Seit ca. 30 Jahren mache ich Bernsteinschmuck. Alles fing damit an, das ich zur Armeezeit auf Rügen stationiert war und auf langen Strandpatrouillen immer wieder Bernstein gefunden habe. Irgendwann war es so viel, dass ich daraus auch etwas machen wollte. Ich hatte schon immer eine künstlerische Ader und habe mir schon als Teenager Taschengeld verdient, indem ich Poster und Aquarelle malte und diese verkaufte. Zu DDR-Zeiten war es schwierig, an die Materialen zu kommen, die für die Schmuckverarbeitung nötig waren. dass wurde nach der Wende viel einfacher und dadurch wurde es auch möglich, unser nun so vielfältiges Repertoire zu entwickeln.

 

Wie wird der Bernstein gesammelt?

 

Am Anfang war das Sammeln noch besonders wichtig. Unsere Familienurlaube auf Hiddensee waren dadurch geprägt, dass ich morgens früh um 4 Uhr oft schon mit dem Kescher losgezogen bin, wenn die Winde richtig standen. Am Tage bin ich die Buhnen abgetaucht oder habe am Strand im Schlick mit Harke und Stock nach dem fossilen Harz gesucht. Später wurden Kiesgruben eine wichtige Ressource. Durch die Eiszeit ist der Bernstein bis nach Berlin gekommen. Es verwundert viele, dass man mehr von diesem wertvollen Harz in unseren Kiesgruben finden kann als beim Ostseeurlaub möglich ist. Vor dort bekommen wir auch heute noch unseren Bernstein. Nun sammel ich den aber selten selber, sondern kaufe ihn von verschiedenen Bernsteinkumpels auf, die, genauso wie mich, das Bernsteinsammelfieber seit vielen Jahren gepackt hat.

 

So wird der Schmuck gefertigt

 

Seit vielen Jahren ist die Schmuckanfertigung sehr viel wichtiger für mich geworden als das Sammeln. Nach meinem Job in der Fischerei arbeite ich von nachmittags bis in den späten Abend hinein in meiner Bernsteinwerkstatt. Es ist eine wunderbare Herausforderung für mich, immer wieder etwas neues zu entwickeln. Zu meinen Spezialitäten gehört in Leder gearbeiteter Bernstein. Hier spiegelt sich mein fischereilicher Hintergrund wieder, denn die Knoten, die in der Fischerei wichtig sind, sind bei meinen Schmuckstücken die Spezialität.

 

Ich fertige aber auch Schnitzereien speziell nach den Wünchen der Kunden an. Dabei schaffen es einige meiner langjährigen Bernsteinfreunde doch immer wieder, mich zu inspirieren.

 

Aber auch spezielle Schmuckstücke in Silber gefasst entstehen in meiner Werkstatt. Ich mag dabei speziell die besonderen Steine, so wie den brackigen Bernstein, der durch viele Holz- und Pflanzeneinschlüsse ganz dunkel und rau aussieht, oder den weißen Bernstein, der zu den wertvollsten Farbvarianten des Baltichen Bernsteins gehört, oder aber auch den grünen Bernstein, der ganz natürlich vorkommt, aber der auch mit einer leicht schwarzgebrannten Kruste etwas verfeinert werden kann. 

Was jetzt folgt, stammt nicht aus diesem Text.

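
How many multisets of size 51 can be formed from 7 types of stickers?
C(51+7-1, 7-1) = C(57, 6) = 36288252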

Aber auch feine, in Silber gefasste Schmuckstücke mit Bernsteinen in den allseits bekannten Farben wie z.B. Cognac gehören zum meinem Repertoire. Für die Fassungen arbeite ich mit verschiedenen Silberschmieden zusammen und mit manchen Stücke, die in großer Zahl nachgefragt werden, ergänze ich mein Repertoire auch mit den Arbeiten anderer Bernsteinwerkstätten. Aber Bernstein ist so vielfältig, dass es mir wichtig ist, diese Vielfältigkeit auch zu zeigen und auch zu wagen, aus den untypischen Farbvarianten etwas Besonderes herzustellen.